Given the inherent imbalance in the dataset, the 424 samples from early-stage PD and the 288 samples from mid-late-stage PD will be oversampled to match the majority count of 714 from HC. Conversely, under-sampling will be applied to the 714 HC samples and the 424 early-stage PD samples to match the lowest count of 288 from mid-late-stage PD. A significant observation from this dataset is its inherent imbalance; the data from HC is disproportionately represented compared to the PD stages.

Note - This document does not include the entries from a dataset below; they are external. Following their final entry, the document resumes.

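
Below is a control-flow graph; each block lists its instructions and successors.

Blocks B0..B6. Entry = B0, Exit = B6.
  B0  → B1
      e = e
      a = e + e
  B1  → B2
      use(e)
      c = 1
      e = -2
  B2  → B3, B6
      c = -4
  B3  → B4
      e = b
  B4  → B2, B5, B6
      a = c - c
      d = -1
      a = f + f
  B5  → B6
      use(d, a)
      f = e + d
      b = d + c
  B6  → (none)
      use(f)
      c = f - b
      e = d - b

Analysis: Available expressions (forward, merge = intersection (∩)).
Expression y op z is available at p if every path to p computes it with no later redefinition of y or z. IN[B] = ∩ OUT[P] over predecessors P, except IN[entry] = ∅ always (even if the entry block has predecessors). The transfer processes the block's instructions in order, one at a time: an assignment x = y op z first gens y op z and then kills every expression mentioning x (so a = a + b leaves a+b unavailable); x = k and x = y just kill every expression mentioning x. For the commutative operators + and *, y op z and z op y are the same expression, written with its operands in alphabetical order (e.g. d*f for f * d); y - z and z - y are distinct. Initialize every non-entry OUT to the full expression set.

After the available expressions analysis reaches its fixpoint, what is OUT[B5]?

Answer: {c+d, c-c, d+e}

Derivation:
Per-block solution:
  B0:  IN={}  OUT={e+e}
  B1:  IN={e+e}  OUT={}
  B2:  IN={}  OUT={}
  B3:  IN={}  OUT={}
  B4:  IN={}  OUT={c-c, f+f}
  B5:  IN={c-c, f+f}  OUT={c+d, c-c, d+e}
  B6:  IN={}  OUT={d-b, f-b}

Merge at B5: IN[B5] = OUT[B4] = {c-c, f+f}
Applying B5's transfer function to that IN value gives OUT[B5] (row B5 above).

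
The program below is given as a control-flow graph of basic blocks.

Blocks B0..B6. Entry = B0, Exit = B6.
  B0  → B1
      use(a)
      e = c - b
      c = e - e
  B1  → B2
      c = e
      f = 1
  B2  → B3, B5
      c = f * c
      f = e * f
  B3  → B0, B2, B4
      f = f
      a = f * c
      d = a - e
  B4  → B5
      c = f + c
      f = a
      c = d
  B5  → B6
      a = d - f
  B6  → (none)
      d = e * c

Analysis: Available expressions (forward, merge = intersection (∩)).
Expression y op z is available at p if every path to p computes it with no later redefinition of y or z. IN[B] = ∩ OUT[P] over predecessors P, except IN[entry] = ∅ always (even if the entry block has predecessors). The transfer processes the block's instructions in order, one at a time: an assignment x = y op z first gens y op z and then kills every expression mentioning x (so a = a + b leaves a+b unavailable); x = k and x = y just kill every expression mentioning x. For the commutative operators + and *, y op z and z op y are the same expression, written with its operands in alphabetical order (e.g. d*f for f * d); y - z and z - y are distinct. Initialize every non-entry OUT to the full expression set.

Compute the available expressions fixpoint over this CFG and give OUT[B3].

Answer: {a-e, c*f, e-e}

Trace:
Per-block solution:
  B0:  IN={}  OUT={e-e}
  B1:  IN={e-e}  OUT={e-e}
  B2:  IN={e-e}  OUT={e-e}
  B3:  IN={e-e}  OUT={a-e, c*f, e-e}
  B4:  IN={a-e, c*f, e-e}  OUT={a-e, e-e}
  B5:  IN={e-e}  OUT={d-f, e-e}
  B6:  IN={d-f, e-e}  OUT={c*e, e-e}

Merge at B3: IN[B3] = OUT[B2] = {e-e}
Applying B3's transfer function to that IN value gives OUT[B3] (row B3 above).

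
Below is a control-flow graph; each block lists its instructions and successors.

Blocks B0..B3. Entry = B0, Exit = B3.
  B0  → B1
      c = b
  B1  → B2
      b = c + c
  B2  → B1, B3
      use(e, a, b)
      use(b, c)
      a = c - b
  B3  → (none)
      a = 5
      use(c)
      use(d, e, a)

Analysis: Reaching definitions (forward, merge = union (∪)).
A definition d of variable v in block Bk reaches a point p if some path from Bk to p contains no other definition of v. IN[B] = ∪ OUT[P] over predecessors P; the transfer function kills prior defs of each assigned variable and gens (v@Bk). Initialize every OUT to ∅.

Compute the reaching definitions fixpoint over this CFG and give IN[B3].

Answer: {a@B2, b@B1, c@B0}

Trace:
Per-block solution:
  B0:  IN={}  OUT={c@B0}
  B1:  IN={a@B2, b@B1, c@B0}  OUT={a@B2, b@B1, c@B0}
  B2:  IN={a@B2, b@B1, c@B0}  OUT={a@B2, b@B1, c@B0}
  B3:  IN={a@B2, b@B1, c@B0}  OUT={a@B3, b@B1, c@B0}

Merge at B3: IN[B3] = OUT[B2] = {a@B2, b@B1, c@B0}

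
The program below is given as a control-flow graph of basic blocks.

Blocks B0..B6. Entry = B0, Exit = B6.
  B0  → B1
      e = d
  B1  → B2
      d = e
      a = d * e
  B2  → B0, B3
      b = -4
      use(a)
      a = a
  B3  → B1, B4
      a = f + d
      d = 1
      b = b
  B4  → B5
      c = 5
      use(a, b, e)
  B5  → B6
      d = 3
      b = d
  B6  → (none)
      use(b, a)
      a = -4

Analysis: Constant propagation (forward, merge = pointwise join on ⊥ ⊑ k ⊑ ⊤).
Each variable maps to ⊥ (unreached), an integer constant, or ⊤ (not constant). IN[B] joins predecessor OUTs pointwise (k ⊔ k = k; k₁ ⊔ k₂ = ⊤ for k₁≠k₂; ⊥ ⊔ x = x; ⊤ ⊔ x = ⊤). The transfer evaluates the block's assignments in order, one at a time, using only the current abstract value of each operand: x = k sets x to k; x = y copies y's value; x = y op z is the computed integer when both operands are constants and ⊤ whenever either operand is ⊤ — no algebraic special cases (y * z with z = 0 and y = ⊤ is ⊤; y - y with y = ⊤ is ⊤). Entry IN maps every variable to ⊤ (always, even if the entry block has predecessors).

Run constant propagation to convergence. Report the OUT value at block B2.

Converged values:
  B0: | IN=(all ⊤) | OUT=(all ⊤)
  B1: | IN=(all ⊤) | OUT=(all ⊤)
  B2: | IN=(all ⊤) | OUT={b:-4; rest ⊤}
  B3: | IN={b:-4; rest ⊤} | OUT={b:-4, d:1; rest ⊤}
  B4: | IN={b:-4, d:1; rest ⊤} | OUT={b:-4, c:5, d:1; rest ⊤}
  B5: | IN={b:-4, c:5, d:1; rest ⊤} | OUT={b:3, c:5, d:3; rest ⊤}
  B6: | IN={b:3, c:5, d:3; rest ⊤} | OUT={a:-4, b:3, c:5, d:3; rest ⊤}

Merge at B2: IN[B2] = OUT[B1] = {a: ⊤, b: ⊤, c: ⊤, d: ⊤, e: ⊤, f: ⊤}
Applying B2's transfer function to that IN value gives OUT[B2] (row B2 above).

Answer: {a: ⊤, b: -4, c: ⊤, d: ⊤, e: ⊤, f: ⊤}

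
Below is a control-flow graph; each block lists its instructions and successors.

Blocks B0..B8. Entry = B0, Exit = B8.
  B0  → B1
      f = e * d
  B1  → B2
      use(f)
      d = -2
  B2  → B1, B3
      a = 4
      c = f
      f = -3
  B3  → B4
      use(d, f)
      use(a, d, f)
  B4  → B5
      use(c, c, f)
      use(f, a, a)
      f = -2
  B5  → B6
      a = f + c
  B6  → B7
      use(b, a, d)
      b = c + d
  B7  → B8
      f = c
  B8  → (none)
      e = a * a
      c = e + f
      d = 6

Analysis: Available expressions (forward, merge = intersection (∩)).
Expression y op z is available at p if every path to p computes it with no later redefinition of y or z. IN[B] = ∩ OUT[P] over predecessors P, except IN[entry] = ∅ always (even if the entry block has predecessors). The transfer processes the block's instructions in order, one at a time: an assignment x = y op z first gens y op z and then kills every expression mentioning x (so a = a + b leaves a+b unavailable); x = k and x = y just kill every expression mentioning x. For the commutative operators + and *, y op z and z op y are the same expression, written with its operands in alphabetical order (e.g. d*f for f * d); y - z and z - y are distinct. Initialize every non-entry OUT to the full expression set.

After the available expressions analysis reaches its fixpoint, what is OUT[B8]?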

The Tomek-Links Dataset focuses on under-sampling as a strategy to balance the dataset. The primary objective of under-sampling is to diminish the number of samples from classes that are over-represented. Using the Tomek-Links method, unique pairs of instances from different classes are identified through Condensed Nearest Neighbor, ensuring no closer instances exist between them. Once this method is applied, each class has a uniform representation of 288 samples. This count mirrors the data points from the minority class in the original dataset, which indicates the mid to late stage. Under-sampling was explicitly applied to the other two predominant classes to achieve this balance.
The SMOTE Dataset employs over-sampling as its primary strategy. Over-sampling seeks to balance the dataset by augmenting the number of samples in classes that are under-represented. Rather than merely duplicating the samples of the minority classes (early and mid-late stages), the SMOTE method synthesizes new samples that are proximate to the existing ones within the feature space, which bolsters the robustness of the classifier. After the application of SMOTE, every class is populated with 714 samples.
The SMOTE-Tomek Dataset combines the strengths of both SMOTE and Tomek-Links. SMOTE creates synthetic samples for the minority class, while Tomek-Links remove samples from the majority class close to the minority class samples. This helps create a clearer distinct boundary between the two classes. With this combined method, the dataset is balanced, with each class having 714 samples.